Fellow gardeners amazed her with their creativity and skill. "We harvested tons of tomatoes, basil, and actually a lot of peppers, which came in late," she says. "Someone even grew a pineapple just by cutting off the top, sticking it in the ground, and tending to it. One of the bartenders was also a painter, and she grew flowers, then steeped the petals to make watercolor paint."

Some of the bartenders had never gardened before, but that didn't seem to stop them. Says Mincey-Parker, "Jasmine Izzy Jackson had received a plot as a gift. She told me, 'I've never done this before,' but I think she ended up having the most productive plot in the garden. She gave away so many vegetables, we couldn't believe it."

Mincey-Parker says the garden gave people a chance to "do stuff that felt good," and she was amazed to see the other creative ways people used the space. They brought music and danced as they gardened. They carted along a six-pack, a lawn chair, and a book, and plopped themselves in the middle of their plot. "Sometimes they'd tell me, 'I just had to get out of the house, I had to have somewhere to go,'" she says. Eventually, the garden began hosting socially distanced yoga and meditation classes, with plans to do more events in the less socially distanced future.

Next season

This winter, Mincey-Parker has been meeting with her board of directors and with potential brand sponsors, hoping to create an even better experience in 2021. She's added two staff members: Rori Robinson, director of gardening and development, and Stephanie Renee Sapotu, director of registration and community affairs.

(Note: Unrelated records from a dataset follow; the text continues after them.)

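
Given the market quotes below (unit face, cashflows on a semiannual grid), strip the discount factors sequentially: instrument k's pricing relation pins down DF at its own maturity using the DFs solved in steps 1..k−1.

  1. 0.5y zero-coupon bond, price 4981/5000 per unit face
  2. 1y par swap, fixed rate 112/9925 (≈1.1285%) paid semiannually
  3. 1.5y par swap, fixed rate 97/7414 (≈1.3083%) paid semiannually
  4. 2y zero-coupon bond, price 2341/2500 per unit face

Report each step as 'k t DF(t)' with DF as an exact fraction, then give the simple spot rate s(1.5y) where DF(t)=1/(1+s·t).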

"We're asking brands to buy plots so we can gift them," says Mincey-Parker. "We think it's a great concept for them to support bartenders in a creative way." She's also hoping that, somehow, A Sip of Paradise will one day have its very own building with adjacent garden space. "I'm just putting that dream out there into the universe," she says.

She hopes to see the concept move across the country and around the world. "Every city should have a bartenders' garden. And everyone should know that, no matter what's happening in the world or what's happening around you, there's always a way to pivot."